第2話

 硝煙の香りがほのかにアロマとして漂う。じっとり、と重い空気。だが、その場の誰ひとりとして恐怖を感じていない。むしろ。


「そいつが死んだからには、次に刃向かうヤツは必要か?」


 黒髪はそう確認を取った。この飲み込めない今の状況。少しでも情報が欲しい。転がった死体。ようやく背筋が伸びた模様。


 受付はニヤリと笑う。


「話が早い。そういう人はわりかし最後まで生き残ります。No.17」


「そいつはNo.829だった。俺は17。なんの違いだ? 殺した数か? いや、違う。殺した数のランキング、か?」


 黒髪自身の胸には『17』と書かれたシール。剥がそうと思えば剥がせるが、なんなのか確認してからでも遅くはない。それに『17』という数字は偶然にも好きだ。


 コツコツ、とヒールの音を響かせながら受付は黒髪の前に立つ。


「さすが。頭がいいというのは聞いていましたが、まだこの説明途中で気づいたのは他に十六人しかいませんでしたよ」


 あなたで十七人目。誇っていい、かどうかは任せますけど。どうでもいい。どうせこの人も死んだヤツとそんなに変わらないから。


 俯いたまま黒髪は問う。


「喜んだほうがいいのか?」


 そのほうがこの場では正解なのか? 正直、不正解でもどうでもいいが。踊らされるのは別に嫌いじゃない。


「いえ、どうせこのあと説明しますので。喜んでもいいですし悲しんでも怒ってもなんでも。でもそうですね、当てた人へのご褒美的なものもあってもいいかもしれません」


 そう思いついた受付は、傍の箱の中から拳銃をひとつ取り出す。そしてまた黒髪の前へ。


「……?」


 殺される? それもいい。黒髪は命乞いはしない。頭を撃ち抜かれようが心臓を撃ち抜かれようが。耳、鼻、指、肩。どこを撃たれても。


 が、受付はイスにポンッ、と放り投げた。


「グロック17。一応、人数分用意していたんですけど、ひとり空きましたので。あなたには追加でもうひとつ。あぁ、このあとあなたの本物の武器を渡しますのでお楽しみに」


 若干、鼻で笑う。細めた目は笑っていない。非対称で不思議な微笑。


 目だけは銃を捉えた。だが黒髪の腕は動かない。重力が何倍にも増幅されたかのように、伸びていかない。だが。


「あんたを撃ったらどうなる?」


 向けられた背中。もし心臓は外したとしても、それなりに致命的な臓器は傷つけることはできるだろう。伸ばすつもりもない腕だが、その鎖を引きちぎって構えれば一秒後にはできる。

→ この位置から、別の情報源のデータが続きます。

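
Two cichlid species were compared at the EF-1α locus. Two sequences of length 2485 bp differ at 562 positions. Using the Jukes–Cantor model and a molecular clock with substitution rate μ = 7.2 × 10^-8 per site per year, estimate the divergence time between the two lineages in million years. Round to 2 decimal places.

p = 562/2485 ≈ 0.226157.
d = −(3/4) ln(1 − 4p/3) = −0.75 ln(1 − 0.301543) = −0.75 ln(0.698457)
  = −0.75 × (-0.358882) = 0.269162 substitutions/site.
Under a molecular clock d = 2μt, so t = d/(2μ) = 0.269162 / (2 × 7.2 × 10^-8) = 1.87 million years.

1.87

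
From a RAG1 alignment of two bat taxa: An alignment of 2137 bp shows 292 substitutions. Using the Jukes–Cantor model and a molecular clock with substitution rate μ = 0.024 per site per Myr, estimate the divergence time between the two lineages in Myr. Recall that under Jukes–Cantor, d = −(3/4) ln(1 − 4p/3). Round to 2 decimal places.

p = 292/2137 ≈ 0.13664.
d = −(3/4) ln(1 − 4p/3) = −0.75 ln(1 − 0.182187) = −0.75 ln(0.817813)
  = −0.75 × (-0.201122) = 0.150842 substitutions/site.
Under a molecular clock d = 2μt, so t = d/(2μ) = 0.150842 / (2 × 0.024) = 3.14 Myr.

3.14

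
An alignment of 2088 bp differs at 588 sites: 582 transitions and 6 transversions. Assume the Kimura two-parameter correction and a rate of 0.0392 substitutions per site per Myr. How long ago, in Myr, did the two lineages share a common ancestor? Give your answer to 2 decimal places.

P = 582/2088 ≈ 0.278736 and Q = 6/2088 ≈ 0.002874.
Under the Kimura two-parameter model, d = −½ ln(1 − 2P − Q) − ¼ ln(1 − 2Q).
1 − 2P − Q = 0.439654, giving −½ ln(0.439654) = 0.410884.
1 − 2Q = 0.994252, giving −¼ ln(0.994252) = 0.001441.
d = 0.410884 + 0.001441 = 0.412325.
Under a molecular clock d = 2μt, so t = d/(2μ) = 0.412325 / (2 × 0.0392) = 5.26 Myr.

5.26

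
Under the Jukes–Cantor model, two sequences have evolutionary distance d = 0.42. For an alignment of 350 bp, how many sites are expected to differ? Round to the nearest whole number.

Invert JC69: p = (3/4)(1 − e^(−4d/3)) = 0.75 × (1 − e^(-0.56)) = 0.75 × (1 − 0.571209) = 0.321593.
Expected differing sites = pL ≈ 0.321593 × 350 = 112.55755 ≈ 113.

113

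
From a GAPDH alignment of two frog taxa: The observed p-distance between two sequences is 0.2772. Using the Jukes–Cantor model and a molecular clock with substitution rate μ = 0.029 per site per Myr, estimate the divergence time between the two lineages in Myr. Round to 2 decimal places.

5.97

d = −(3/4) ln(1 − 4p/3) = −0.75 ln(1 − 0.3696) = −0.75 ln(0.6304)
  = −0.75 × (-0.461401) = 0.346051 substitutions/site.
Under a molecular clock d = 2μt, so t = d/(2μ) = 0.346051 / (2 × 0.029) = 5.97 Myr.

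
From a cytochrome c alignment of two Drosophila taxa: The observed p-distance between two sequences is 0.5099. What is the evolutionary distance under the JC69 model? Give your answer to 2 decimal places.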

 そんなことになっても受付は不敵。チラッと振り返るだけ。


「私が死んで。あなたはより良い武器がこのあと手に入るだけです。それと受付に支給されていたデザートイーグル。こちらもどうぞ」


 踵を返し、自身の銃も握らせる。完全に丸腰。でも。余裕が崩れない。


「……」


「その場合は次の方に勝手に引き継ぎますので、出てくる受付全員殺せば、そのぶんの銃火器が全部手に入ります。それもいいでしょう。私達はそういうものですので」


 どう、対処すればいいのか。黒髪は言葉にできない。どれも間違っている気がして。


「別に。殺しが趣味とか。そういうわけではない。これもいらないよ」


 デザートイーグルを返そうとする。人を殺すための道具なんて。どうかしてる。なんだってこんなものがこの世に存在するんだ?